As the Greater Trail company invests significant green into acquiring more equipment that will increase daily production, such as an automated conveyance and storage system, this expansion is also adding new jobs.
“The whole team at KC Recycling is proud to expand its operations to serve all of Canada,” said Pete Stamper, chief executive officer of KC Recycling.
“The investments will help us to realize our mission of preserving a sustainable world for future generations — right here in the Kootenays, recycling with integrity and safety.”
So far, the expanded CRT production has added four new jobs. Three in the production line, and one in another skilled trade.
With 65 local employees now on the roster, Stamper says the company is proud to play a major role in the circular economy.
Already the leading recycler in the Pacific Northwest for cathode-ray tube glass from old televisions, lead-acid batteries, and electronic scrap, on Monday, KC Recycling announced its commitment to significantly invest by adding capacity to take on the country’s CRT glass waste.

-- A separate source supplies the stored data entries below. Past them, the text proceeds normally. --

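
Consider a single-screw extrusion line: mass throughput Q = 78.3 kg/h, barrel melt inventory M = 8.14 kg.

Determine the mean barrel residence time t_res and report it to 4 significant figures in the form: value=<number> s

Q_s = Q / 3600 = 78.3 / 3600 = 0.02175 kg/s
t_res = M / Q_s = 8.14 ÷ 0.02175 = 374.253 s

value=374.3 s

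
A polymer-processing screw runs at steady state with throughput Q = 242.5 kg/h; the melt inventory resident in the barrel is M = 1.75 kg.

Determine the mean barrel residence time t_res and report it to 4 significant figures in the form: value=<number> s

value=25.98 s

Convert throughput: Q = 242.5 kg/h = 242.5/3600 = 0.0673611 kg/s
Mean residence time: t_res = M/Q_s = 1.75 kg / 0.0673611 kg/s = 25.9794 s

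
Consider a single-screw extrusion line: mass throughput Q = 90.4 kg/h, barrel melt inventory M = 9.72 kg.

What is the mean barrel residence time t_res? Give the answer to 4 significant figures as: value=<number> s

value=387.1 s

Convert throughput: Q = 90.4 kg/h = 90.4/3600 = 0.0251111 kg/s
Mean residence time: t_res = M/Q_s = 9.72 kg / 0.0251111 kg/s = 387.08 s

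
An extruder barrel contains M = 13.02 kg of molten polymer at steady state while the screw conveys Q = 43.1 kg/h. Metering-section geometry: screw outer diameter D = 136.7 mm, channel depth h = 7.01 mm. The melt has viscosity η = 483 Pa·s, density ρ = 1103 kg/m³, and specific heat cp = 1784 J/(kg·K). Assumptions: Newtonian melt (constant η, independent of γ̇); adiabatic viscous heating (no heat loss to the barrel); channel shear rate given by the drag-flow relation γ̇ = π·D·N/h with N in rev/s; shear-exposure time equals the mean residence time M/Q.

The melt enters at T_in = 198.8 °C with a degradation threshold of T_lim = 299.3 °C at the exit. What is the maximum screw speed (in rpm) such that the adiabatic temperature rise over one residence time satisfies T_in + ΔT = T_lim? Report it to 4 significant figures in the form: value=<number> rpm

Convert throughput: Q = 43.1 kg/h = 43.1/3600 = 0.0119722 kg/s
t_res = M / Q_s = 13.02 ÷ 0.0119722 = 1087.52 s
Geometry in SI: D = 136.7 mm → 0.1367 m, h = 7.01 mm → 0.00701 m
ΔT_a = T_lim − T_in = 299.3 °C − 198.8 °C = 100.5 K
γ̇_max² = ΔT_a·ρ·cp / (η·t_res) = [100.5 × 1103 × 1784] / [483 × 1087.52] = 376.49 s⁻²
γ̇_max = sqrt(376.49) = 19.4033 s⁻¹
N_max = γ̇_max h / (πD) = 19.4033·0.00701/(π·0.1367) = 0.31672 rev/s → ×60 = 19.0032 rpm

value=19.00 rpm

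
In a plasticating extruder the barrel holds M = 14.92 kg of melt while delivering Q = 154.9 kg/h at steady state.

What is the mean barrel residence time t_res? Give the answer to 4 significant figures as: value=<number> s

Q_s = Q / 3600 = 154.9 / 3600 = 0.0430278 kg/s
t_res = M / Q_s = 14.92 ÷ 0.0430278 = 346.753 s

value=346.8 s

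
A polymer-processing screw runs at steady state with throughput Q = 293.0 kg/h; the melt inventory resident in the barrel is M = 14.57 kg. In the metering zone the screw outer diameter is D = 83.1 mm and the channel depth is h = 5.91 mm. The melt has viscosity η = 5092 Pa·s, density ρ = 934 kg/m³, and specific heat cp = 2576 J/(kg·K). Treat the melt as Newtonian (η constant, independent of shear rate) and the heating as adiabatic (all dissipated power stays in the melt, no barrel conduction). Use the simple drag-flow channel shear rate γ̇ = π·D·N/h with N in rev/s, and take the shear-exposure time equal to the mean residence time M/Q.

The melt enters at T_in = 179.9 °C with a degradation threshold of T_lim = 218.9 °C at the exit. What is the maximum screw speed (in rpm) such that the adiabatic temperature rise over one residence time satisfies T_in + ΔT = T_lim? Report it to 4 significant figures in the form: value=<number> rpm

Throughput in SI: Q_s = 293.0 kg/h ÷ 3600 s/h = 0.0813889 kg/s
t_res = M / Q_s = 14.57 ÷ 0.0813889 = 179.017 s
D = 83.1 mm = 0.0831 m;  h = 5.91 mm = 0.00591 m
ΔT_a = T_lim − T_in = 218.9 − 179.9 = 39 K
γ̇_max² = ΔT_a·ρ·cp/(η·t_res) = 39·934·2576/(5092·179.017) = 102.938 s⁻²
γ̇_max = √102.938 = 10.1458 s⁻¹
N_max = γ̇_max h / (πD) = 10.1458·0.00591/(π·0.0831) = 0.22968 rev/s → ×60 = 13.7808 rpm

value=13.78 rpm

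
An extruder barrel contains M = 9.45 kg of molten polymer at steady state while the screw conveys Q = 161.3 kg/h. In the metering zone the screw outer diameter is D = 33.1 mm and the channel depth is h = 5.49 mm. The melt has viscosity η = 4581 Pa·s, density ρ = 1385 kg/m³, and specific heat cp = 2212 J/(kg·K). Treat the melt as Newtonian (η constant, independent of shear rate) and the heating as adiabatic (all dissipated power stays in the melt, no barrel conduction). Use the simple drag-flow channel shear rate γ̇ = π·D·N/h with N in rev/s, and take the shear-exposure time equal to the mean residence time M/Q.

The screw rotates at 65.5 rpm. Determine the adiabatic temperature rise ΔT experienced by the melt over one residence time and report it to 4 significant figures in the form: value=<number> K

Throughput in SI: Q_s = 161.3 kg/h ÷ 3600 s/h = 0.0448056 kg/s
Mean residence time: t_res = M/Q_s = 9.45 kg / 0.0448056 kg/s = 210.911 s
Geometry in metres: D = 33.1 mm → 0.0331 m, h = 5.49 mm → 0.00549 m; screw speed N = 65.5 rpm = 1.09167 rev/s
γ̇ = π D N / h = (π)(0.0331)(1.09167) / 0.00549 = 20.6774 s⁻¹
ΔT = η·γ̇²·t_res/(ρ·cp) = [4581 × 20.6774² × 210.911] / [1385 × 2212] = 134.839 K

value=134.8 K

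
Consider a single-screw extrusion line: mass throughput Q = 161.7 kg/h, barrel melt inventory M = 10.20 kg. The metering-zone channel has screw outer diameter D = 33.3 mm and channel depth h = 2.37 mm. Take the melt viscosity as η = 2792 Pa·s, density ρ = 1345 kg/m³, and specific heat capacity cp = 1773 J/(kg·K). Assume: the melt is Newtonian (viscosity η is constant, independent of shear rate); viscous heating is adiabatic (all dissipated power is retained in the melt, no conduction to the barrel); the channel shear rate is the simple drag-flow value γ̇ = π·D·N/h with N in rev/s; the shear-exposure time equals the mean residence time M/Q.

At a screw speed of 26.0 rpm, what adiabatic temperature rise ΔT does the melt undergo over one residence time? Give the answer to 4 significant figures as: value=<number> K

value=97.28 K

Throughput in SI: Q_s = 161.7 kg/h ÷ 3600 s/h = 0.0449167 kg/s
t_res = M / Q_s = 10.20 ÷ 0.0449167 = 227.087 s
D = 33.3 mm = 0.0333 m;  h = 2.37 mm = 0.00237 m;  N = 26.0 rpm / 60 = 0.433333 rev/s
γ̇ = π·D·N / h = π · 0.0333 · 0.433333 / 0.00237 = 19.1279 s⁻¹
ΔT = η·γ̇²·t_res / (ρ·cp) = 2792 · (19.1279)² · 227.087 / (1345 · 1773) = 97.2776 K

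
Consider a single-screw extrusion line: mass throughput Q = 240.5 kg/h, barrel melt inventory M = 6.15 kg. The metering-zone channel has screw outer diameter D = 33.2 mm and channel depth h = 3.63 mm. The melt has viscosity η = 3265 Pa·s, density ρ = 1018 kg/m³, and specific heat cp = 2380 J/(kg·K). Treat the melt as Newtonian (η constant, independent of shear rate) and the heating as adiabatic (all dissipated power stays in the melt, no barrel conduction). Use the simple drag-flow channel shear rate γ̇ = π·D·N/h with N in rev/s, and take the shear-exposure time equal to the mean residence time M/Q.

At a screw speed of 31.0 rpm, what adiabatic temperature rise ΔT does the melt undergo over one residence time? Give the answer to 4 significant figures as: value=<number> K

Convert throughput: Q = 240.5 kg/h = 240.5/3600 = 0.0668056 kg/s
Mean residence time: t_res = M/Q_s = 6.15 kg / 0.0668056 kg/s = 92.0582 s
D = 33.2 mm = 0.0332 m;  h = 3.63 mm = 0.00363 m;  N = 31.0 rpm / 60 = 0.516667 rev/s
Shear rate: γ̇ = πDN/h = π·0.0332·0.516667/0.00363 = 14.8454 s⁻¹
ΔT = η·γ̇²·t_res / (ρ·cp) = 3265 · (14.8454)² · 92.0582 / (1018 · 2380) = 27.3404 K

value=27.34 K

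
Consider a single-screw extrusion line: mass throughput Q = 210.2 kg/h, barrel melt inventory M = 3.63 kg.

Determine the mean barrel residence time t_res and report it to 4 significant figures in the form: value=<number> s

Q_s = Q / 3600 = 210.2 / 3600 = 0.0583889 kg/s
t_res = M / Q_s = 3.63 / 0.0583889 = 62.1694 s

value=62.17 s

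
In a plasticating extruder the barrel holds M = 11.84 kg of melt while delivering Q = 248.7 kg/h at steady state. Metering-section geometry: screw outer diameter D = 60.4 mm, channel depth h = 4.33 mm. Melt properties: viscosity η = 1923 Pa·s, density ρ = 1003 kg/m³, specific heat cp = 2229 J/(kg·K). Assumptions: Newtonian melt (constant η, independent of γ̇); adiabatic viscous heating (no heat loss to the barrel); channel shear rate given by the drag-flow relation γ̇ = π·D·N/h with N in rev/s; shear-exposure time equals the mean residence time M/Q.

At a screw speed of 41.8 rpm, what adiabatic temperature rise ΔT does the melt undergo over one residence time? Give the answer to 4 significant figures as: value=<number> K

value=137.4 K

Convert throughput: Q = 248.7 kg/h = 248.7/3600 = 0.0690833 kg/s
t_res = M / Q_s = 11.84 / 0.0690833 = 171.387 s
Convert to SI: D = 0.0604 m, h = 0.00433 m, N = 41.8/60 = 0.696667 rev/s
γ̇ = π D N / h = (π)(0.0604)(0.696667) / 0.00433 = 30.5298 s⁻¹
Adiabatic rise: ΔT = η γ̇² t_res / (ρ cp) = 1923·(30.5298)²·171.387 / (1003·2229) = 137.402 K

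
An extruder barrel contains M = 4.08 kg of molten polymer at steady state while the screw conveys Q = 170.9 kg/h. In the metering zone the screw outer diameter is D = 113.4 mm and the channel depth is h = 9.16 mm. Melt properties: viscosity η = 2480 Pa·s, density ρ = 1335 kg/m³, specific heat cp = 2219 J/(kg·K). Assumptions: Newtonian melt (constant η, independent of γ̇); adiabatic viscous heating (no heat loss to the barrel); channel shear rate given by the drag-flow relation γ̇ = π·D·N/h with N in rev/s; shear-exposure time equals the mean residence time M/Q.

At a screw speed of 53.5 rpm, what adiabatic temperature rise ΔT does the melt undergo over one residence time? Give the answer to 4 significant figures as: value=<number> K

Convert throughput: Q = 170.9 kg/h = 170.9/3600 = 0.0474722 kg/s
Mean residence time: t_res = M/Q_s = 4.08 kg / 0.0474722 kg/s = 85.945 s
Geometry in metres: D = 113.4 mm → 0.1134 m, h = 9.16 mm → 0.00916 m; screw speed N = 53.5 rpm = 0.891667 rev/s
γ̇ = π·D·N / h = π · 0.1134 · 0.891667 / 0.00916 = 34.6793 s⁻¹
ΔT = η·γ̇²·t_res/(ρ·cp) = [2480 × 34.6793² × 85.945] / [1335 × 2219] = 86.5314 K

value=86.53 K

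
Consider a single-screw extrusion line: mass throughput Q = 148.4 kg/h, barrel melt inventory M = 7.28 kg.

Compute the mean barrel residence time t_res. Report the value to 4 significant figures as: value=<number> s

value=176.6 s

Q_s = Q / 3600 = 148.4 / 3600 = 0.0412222 kg/s
t_res = M / Q_s = 7.28 ÷ 0.0412222 = 176.604 s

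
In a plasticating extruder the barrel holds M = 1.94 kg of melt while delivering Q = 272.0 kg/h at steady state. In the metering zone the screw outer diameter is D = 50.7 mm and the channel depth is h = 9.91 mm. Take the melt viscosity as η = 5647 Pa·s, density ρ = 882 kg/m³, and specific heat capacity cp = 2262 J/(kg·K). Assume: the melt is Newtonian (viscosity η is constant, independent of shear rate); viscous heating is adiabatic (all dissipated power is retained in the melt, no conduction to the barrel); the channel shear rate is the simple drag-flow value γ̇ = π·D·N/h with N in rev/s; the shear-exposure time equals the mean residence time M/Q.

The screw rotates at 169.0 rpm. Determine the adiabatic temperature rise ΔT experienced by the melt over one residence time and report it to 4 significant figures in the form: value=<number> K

Throughput in SI: Q_s = 272.0 kg/h ÷ 3600 s/h = 0.0755556 kg/s
Mean residence time: t_res = M/Q_s = 1.94 kg / 0.0755556 kg/s = 25.6765 s
D = 50.7 mm = 0.0507 m;  h = 9.91 mm = 0.00991 m;  N = 169.0 rpm / 60 = 2.81667 rev/s
γ̇ = π·D·N / h = π · 0.0507 · 2.81667 / 0.00991 = 45.271 s⁻¹
ΔT = η·γ̇²·t_res/(ρ·cp) = [5647 × 45.271² × 25.6765] / [882 × 2262] = 148.947 K

value=148.9 K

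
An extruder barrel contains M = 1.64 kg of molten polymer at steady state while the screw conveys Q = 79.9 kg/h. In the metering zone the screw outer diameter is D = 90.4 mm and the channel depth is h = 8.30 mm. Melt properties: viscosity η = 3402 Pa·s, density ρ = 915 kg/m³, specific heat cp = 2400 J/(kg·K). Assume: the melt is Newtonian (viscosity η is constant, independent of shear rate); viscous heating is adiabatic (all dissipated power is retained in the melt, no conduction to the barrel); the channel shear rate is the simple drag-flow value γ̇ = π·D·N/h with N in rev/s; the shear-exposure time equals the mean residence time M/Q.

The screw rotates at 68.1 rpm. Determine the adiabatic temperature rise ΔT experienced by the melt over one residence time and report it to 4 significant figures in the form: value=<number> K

value=172.7 K

Q_s = Q / 3600 = 79.9 / 3600 = 0.0221944 kg/s
t_res = M / Q_s = 1.64 / 0.0221944 = 73.8924 s
D = 90.4 mm = 0.0904 m;  h = 8.30 mm = 0.0083 m;  N = 68.1 rpm / 60 = 1.135 rev/s
Shear rate: γ̇ = πDN/h = π·0.0904·1.135/0.0083 = 38.8361 s⁻¹
ΔT = η·γ̇²·t_res/(ρ·cp) = [3402 × 38.8361² × 73.8924] / [915 × 2400] = 172.653 K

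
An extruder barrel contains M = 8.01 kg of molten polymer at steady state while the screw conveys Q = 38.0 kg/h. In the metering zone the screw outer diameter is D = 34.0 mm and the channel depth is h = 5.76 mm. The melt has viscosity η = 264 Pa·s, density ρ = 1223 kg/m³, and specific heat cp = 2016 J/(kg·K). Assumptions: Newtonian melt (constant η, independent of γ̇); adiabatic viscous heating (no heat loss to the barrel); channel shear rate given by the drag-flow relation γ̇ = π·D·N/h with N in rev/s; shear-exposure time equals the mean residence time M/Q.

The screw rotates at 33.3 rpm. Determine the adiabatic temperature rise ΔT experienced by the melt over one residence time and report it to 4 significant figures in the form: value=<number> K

Convert throughput: Q = 38.0 kg/h = 38.0/3600 = 0.0105556 kg/s
t_res = M / Q_s = 8.01 ÷ 0.0105556 = 758.842 s
D = 34.0 mm = 0.034 m;  h = 5.76 mm = 0.00576 m;  N = 33.3 rpm / 60 = 0.555 rev/s
γ̇ = π·D·N / h = π · 0.034 · 0.555 / 0.00576 = 10.292 s⁻¹
ΔT = η·γ̇²·t_res/(ρ·cp) = [264 × 10.292² × 758.842] / [1223 × 2016] = 8.60671 K

value=8.607 K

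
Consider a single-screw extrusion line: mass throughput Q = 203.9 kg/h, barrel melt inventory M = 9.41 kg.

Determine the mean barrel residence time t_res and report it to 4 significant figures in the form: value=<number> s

Throughput in SI: Q_s = 203.9 kg/h ÷ 3600 s/h = 0.0566389 kg/s
t_res = M / Q_s = 9.41 ÷ 0.0566389 = 166.14 s

value=166.1 s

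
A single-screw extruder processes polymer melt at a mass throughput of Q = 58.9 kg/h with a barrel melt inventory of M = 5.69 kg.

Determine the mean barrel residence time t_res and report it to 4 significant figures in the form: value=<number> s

value=347.8 s

Throughput in SI: Q_s = 58.9 kg/h ÷ 3600 s/h = 0.0163611 kg/s
t_res = M / Q_s = 5.69 / 0.0163611 = 347.776 s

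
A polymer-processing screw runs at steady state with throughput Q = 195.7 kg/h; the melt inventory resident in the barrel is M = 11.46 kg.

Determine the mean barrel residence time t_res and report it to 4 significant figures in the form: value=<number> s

Throughput in SI: Q_s = 195.7 kg/h ÷ 3600 s/h = 0.0543611 kg/s
t_res = M / Q_s = 11.46 ÷ 0.0543611 = 210.812 s

value=210.8 s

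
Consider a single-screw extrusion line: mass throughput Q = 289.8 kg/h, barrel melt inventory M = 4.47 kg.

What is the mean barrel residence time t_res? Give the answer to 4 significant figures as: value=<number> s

value=55.53 s

Convert throughput: Q = 289.8 kg/h = 289.8/3600 = 0.0805 kg/s
Mean residence time: t_res = M/Q_s = 4.47 kg / 0.0805 kg/s = 55.528 s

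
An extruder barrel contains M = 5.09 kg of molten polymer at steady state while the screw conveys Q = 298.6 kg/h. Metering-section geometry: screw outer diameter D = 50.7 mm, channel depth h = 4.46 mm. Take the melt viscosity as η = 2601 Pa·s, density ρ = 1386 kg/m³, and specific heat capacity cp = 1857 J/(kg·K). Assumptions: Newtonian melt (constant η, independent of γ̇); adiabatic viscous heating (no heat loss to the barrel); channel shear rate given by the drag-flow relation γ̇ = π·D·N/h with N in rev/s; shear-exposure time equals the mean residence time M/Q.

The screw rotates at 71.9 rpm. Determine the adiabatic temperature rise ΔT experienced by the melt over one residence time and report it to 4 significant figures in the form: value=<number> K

Throughput in SI: Q_s = 298.6 kg/h ÷ 3600 s/h = 0.0829444 kg/s
t_res = M / Q_s = 5.09 / 0.0829444 = 61.3664 s
Convert to SI: D = 0.0507 m, h = 0.00446 m, N = 71.9/60 = 1.19833 rev/s
γ̇ = π D N / h = (π)(0.0507)(1.19833) / 0.00446 = 42.7957 s⁻¹
ΔT = η·γ̇²·t_res/(ρ·cp) = [2601 × 42.7957² × 61.3664] / [1386 × 1857] = 113.579 K

value=113.6 K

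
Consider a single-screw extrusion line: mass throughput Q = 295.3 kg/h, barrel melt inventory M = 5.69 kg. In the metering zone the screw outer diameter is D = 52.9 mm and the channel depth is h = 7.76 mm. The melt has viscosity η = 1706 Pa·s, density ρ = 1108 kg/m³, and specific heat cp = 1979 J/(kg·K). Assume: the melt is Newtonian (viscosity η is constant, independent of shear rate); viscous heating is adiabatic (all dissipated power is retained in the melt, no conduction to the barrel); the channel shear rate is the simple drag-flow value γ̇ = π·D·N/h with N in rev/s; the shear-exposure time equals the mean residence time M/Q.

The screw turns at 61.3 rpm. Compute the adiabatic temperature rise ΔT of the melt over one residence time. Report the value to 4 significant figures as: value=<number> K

Convert throughput: Q = 295.3 kg/h = 295.3/3600 = 0.0820278 kg/s
t_res = M / Q_s = 5.69 / 0.0820278 = 69.3667 s
D = 52.9 mm = 0.0529 m;  h = 7.76 mm = 0.00776 m;  N = 61.3 rpm / 60 = 1.02167 rev/s
Shear rate: γ̇ = πDN/h = π·0.0529·1.02167/0.00776 = 21.8803 s⁻¹
Adiabatic rise: ΔT = η γ̇² t_res / (ρ cp) = 1706·(21.8803)²·69.3667 / (1108·1979) = 25.8375 K

value=25.84 K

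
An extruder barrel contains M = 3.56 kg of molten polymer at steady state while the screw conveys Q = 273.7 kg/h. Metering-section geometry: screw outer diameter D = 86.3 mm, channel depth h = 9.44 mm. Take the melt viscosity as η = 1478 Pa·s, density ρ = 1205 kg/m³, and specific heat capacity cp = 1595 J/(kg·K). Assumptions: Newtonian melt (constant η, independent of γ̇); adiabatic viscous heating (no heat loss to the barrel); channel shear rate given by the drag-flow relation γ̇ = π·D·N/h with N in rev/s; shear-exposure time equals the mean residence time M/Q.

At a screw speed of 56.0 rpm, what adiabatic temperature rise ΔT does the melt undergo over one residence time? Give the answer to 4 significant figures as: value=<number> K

value=25.87 K

Q_s = Q / 3600 = 273.7 / 3600 = 0.0760278 kg/s
Mean residence time: t_res = M/Q_s = 3.56 kg / 0.0760278 kg/s = 46.825 s
D = 86.3 mm = 0.0863 m;  h = 9.44 mm = 0.00944 m;  N = 56.0 rpm / 60 = 0.933333 rev/s
Shear rate: γ̇ = πDN/h = π·0.0863·0.933333/0.00944 = 26.8056 s⁻¹
Adiabatic rise: ΔT = η γ̇² t_res / (ρ cp) = 1478·(26.8056)²·46.825 / (1205·1595) = 25.8735 K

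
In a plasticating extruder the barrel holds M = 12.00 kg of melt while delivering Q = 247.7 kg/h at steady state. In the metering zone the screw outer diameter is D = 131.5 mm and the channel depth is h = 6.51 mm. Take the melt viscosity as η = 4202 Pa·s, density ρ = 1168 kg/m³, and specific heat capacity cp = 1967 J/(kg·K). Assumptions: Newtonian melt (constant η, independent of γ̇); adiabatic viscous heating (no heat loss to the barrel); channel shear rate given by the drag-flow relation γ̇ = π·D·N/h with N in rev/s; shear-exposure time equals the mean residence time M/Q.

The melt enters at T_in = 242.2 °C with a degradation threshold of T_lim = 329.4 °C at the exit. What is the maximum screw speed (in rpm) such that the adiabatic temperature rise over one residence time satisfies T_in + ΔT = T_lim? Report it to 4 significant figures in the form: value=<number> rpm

value=15.63 rpm

Q_s = Q / 3600 = 247.7 / 3600 = 0.0688056 kg/s
t_res = M / Q_s = 12.00 / 0.0688056 = 174.405 s
D = 131.5 mm = 0.1315 m;  h = 6.51 mm = 0.00651 m
Allowable rise: ΔT_a = T_lim − T_in = 329.4 − 242.2 = 87.2 K
γ̇_max² = ΔT_a·ρ·cp/(η·t_res) = 87.2·1168·1967/(4202·174.405) = 273.369 s⁻²
γ̇_max = sqrt(273.369) = 16.5339 s⁻¹
N_max = γ̇_max h / (πD) = 16.5339·0.00651/(π·0.1315) = 0.260544 rev/s → ×60 = 15.6326 rpm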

The Waneta-based business made this move due to the imminent closure of a lead smelter in Belladune, New Brunswick.
“KC Recycling’s investment will enable the CRT glass in eastern Canada to continue being recycled after the closure,” Stamper explained.
“CRT Glass recycling is critical because it recycles the lead content into new products and eliminates an environmental hazard that could arise from inadequate disposal of lead,” he said.
“KC Recycling has been a leader in this process for many years, processing most of the glass generated in western Canada and the Pacific Northwest.”